3. Keep your reputation system flexible
Any scoring system is open to abuse, and chances are that any reputation system you design will be abused in imaginative ways that you can’t predict. Therefore it’s important to keep your system flexible. If people begin behaving in ways that enhance their reputation but don’t enhance the community, the reputation system needs to be adjusted.
Changing the weighting of certain behaviors is one way to adjust your system. Adding ratings (or points) for new behaviors is another. The difficulty here will be in keeping everything fair. People don’t like a shifting playing field, so tweaks are better than wholesale changes.
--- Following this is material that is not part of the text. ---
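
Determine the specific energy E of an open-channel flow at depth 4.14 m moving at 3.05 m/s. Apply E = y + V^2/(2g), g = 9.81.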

And changes should also be communicated clearly.
4. Avoid negative reputations
When possible, reputation systems should also be non-negative towards the individual. While negative reputations are important to protect people, negative reputations should not always be emphasized. This is specifically true in community sites where users generate much of the content, and not much is at stake (except perhaps your prestige).
Looking at our example above (Figure 8), Wikinvest uses the term “Analyst” (a nice, non-offensive term … if you’re not in investment banking), to mean, “this person isn’t really contributing much.”
5. Reflect reality
Systems sometimes fail on community sites when people belong to multiple communities and their complete reputations are not contained within any one of them. While there are exceptions, allowing reputations earned elsewhere to be imported can be a smart way to bring your system in line with reality and increase the value of information that it provides.
Our discussion of rating systems and reputation systems is certainly incomplete. We do hope that we’ve given a good description of risk in online transactions, and how understanding this can help user experience designers better manage risk via the design of more robust rating and reputation systems.